Men do not desire to be rich, only to be richer than other men. – John Stuart Mills (1806-1873)
There is a great old Jewish folktale in Rabbi Harold Kushner’s book When Bad Things Happen to Good People. The story is about two competing shopkeepers in a small town. Their shops were right across the street from each other and they were bitter rivals.
Each spent almost as much time watching their rival as they did running their own shop. When one of them stole a customer from the other he would gloat mercilessly, while the one who lost the customer would not rest until he got revenge.
One night an angel appeared to one of the shopkeepers and said, “I have been sent from God to teach you a lesson.” The angel continued, “God will grant you whatever you want, but whatever he grants you, he will bless your competitor across the street with twice as much.”

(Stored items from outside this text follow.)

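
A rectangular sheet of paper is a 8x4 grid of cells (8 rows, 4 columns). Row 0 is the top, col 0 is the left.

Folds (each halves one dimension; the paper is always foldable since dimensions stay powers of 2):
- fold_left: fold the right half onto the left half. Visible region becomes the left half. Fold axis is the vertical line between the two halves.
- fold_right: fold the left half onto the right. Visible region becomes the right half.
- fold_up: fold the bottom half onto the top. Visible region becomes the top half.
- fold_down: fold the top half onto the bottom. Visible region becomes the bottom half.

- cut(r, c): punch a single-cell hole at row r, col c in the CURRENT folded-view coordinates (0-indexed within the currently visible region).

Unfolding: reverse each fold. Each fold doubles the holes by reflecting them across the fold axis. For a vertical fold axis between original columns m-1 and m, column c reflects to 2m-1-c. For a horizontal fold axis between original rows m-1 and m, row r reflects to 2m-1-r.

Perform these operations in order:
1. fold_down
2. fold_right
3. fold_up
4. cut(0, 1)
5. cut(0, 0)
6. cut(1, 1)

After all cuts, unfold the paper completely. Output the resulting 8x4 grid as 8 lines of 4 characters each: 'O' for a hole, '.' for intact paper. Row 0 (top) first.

Op 1 fold_down: fold axis h@4; visible region now rows[4,8) x cols[0,4) = 4x4
Op 2 fold_right: fold axis v@2; visible region now rows[4,8) x cols[2,4) = 4x2
Op 3 fold_up: fold axis h@6; visible region now rows[4,6) x cols[2,4) = 2x2
Op 4 cut(0, 1): punch at orig (4,3); cuts so far [(4, 3)]; region rows[4,6) x cols[2,4) = 2x2
Op 5 cut(0, 0): punch at orig (4,2); cuts so far [(4, 2), (4, 3)]; region rows[4,6) x cols[2,4) = 2x2
Op 6 cut(1, 1): punch at orig (5,3); cuts so far [(4, 2), (4, 3), (5, 3)]; region rows[4,6) x cols[2,4) = 2x2
Unfold 1 (reflect across h@6): 6 holes -> [(4, 2), (4, 3), (5, 3), (6, 3), (7, 2), (7, 3)]
Unfold 2 (reflect across v@2): 12 holes -> [(4, 0), (4, 1), (4, 2), (4, 3), (5, 0), (5, 3), (6, 0), (6, 3), (7, 0), (7, 1), (7, 2), (7, 3)]
Unfold 3 (reflect across h@4): 24 holes -> [(0, 0), (0, 1), (0, 2), (0, 3), (1, 0), (1, 3), (2, 0), (2, 3), (3, 0), (3, 1), (3, 2), (3, 3), (4, 0), (4, 1), (4, 2), (4, 3), (5, 0), (5, 3), (6, 0), (6, 3), (7, 0), (7, 1), (7, 2), (7, 3)]

Answer: OOOO
O..O
O..O
OOOO
OOOO
O..O
O..O
OOOO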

First, the shopkeeper thought of asking for incredible riches, but he soon realized that no matter how rich he was he could not bear to see his competitor twice as rich as himself. Next he thought of asking for power or fame, but the very thought of his competitor having more of these than him made him miserable.
He was just about to despair when a smile slowly spread across his face. The shopkeeper confidently turned to the angel and replied, “I wish for God to make me blind in one eye.”

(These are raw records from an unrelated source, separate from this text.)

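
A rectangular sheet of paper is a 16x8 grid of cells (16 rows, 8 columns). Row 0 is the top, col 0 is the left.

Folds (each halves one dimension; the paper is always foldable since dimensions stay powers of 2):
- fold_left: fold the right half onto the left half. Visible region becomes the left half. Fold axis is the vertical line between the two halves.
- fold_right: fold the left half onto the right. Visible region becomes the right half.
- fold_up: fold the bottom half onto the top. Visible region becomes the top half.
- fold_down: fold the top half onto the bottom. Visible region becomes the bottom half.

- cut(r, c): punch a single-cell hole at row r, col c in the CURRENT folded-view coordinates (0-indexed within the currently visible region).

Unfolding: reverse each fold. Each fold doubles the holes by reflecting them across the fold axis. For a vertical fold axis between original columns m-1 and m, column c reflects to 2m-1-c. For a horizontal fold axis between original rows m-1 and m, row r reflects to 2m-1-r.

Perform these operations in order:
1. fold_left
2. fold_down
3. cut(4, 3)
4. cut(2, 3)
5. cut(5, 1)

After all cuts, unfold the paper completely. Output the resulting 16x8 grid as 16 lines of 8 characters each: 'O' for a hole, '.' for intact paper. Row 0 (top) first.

Answer: ........
........
.O....O.
...OO...
........
...OO...
........
........
........
........
...OO...
........
...OO...
.O....O.
........
........

Derivation:
Op 1 fold_left: fold axis v@4; visible region now rows[0,16) x cols[0,4) = 16x4
Op 2 fold_down: fold axis h@8; visible region now rows[8,16) x cols[0,4) = 8x4
Op 3 cut(4, 3): punch at orig (12,3); cuts so far [(12, 3)]; region rows[8,16) x cols[0,4) = 8x4
Op 4 cut(2, 3): punch at orig (10,3); cuts so far [(10, 3), (12, 3)]; region rows[8,16) x cols[0,4) = 8x4
Op 5 cut(5, 1): punch at orig (13,1); cuts so far [(10, 3), (12, 3), (13, 1)]; region rows[8,16) x cols[0,4) = 8x4
Unfold 1 (reflect across h@8): 6 holes -> [(2, 1), (3, 3), (5, 3), (10, 3), (12, 3), (13, 1)]
Unfold 2 (reflect across v@4): 12 holes -> [(2, 1), (2, 6), (3, 3), (3, 4), (5, 3), (5, 4), (10, 3), (10, 4), (12, 3), (12, 4), (13, 1), (13, 6)]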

Truth is Stranger than Fiction
In a case of truth being stranger than fiction, Alan Greenspan, in his book The Age of Turbulence, reports the results of an interesting study of Harvard graduate students. The students were asked if they would be happier making $50,000 per year if their peers earned only $25,000, or earning $100,000 per year while their peers earned $200,000.
Surprisingly, a majority thought they would be happier earning the lower income if it was more than their peers, rather than earning twice as much, but less than their classmates. The students, essentially, were choosing to make themselves financially blind in one eye rather than see their classmates get ahead of them.
Keeping Up With the Jonses
We laugh at the foolish shopkeeper and irrational Harvard students while making similar mistakes in our own financial lives. The only way to progress financially is to make a plan based on our unique circumstances and stick with it over time. And yet most of us have deviated from our plan at one time or another in an effort to keep up with family members, friends, or neighbors. Each time we do this we weaken our own financial vision.
The moral of these two stories is that comparing ourselves to others leads to foolish choices. The next time you are tempted to make a poor financial decision to keep up with those around you remember the foolish shopkeeper and irrational Harvard students and make the choice that is best for you, regardless of what those around you are doing.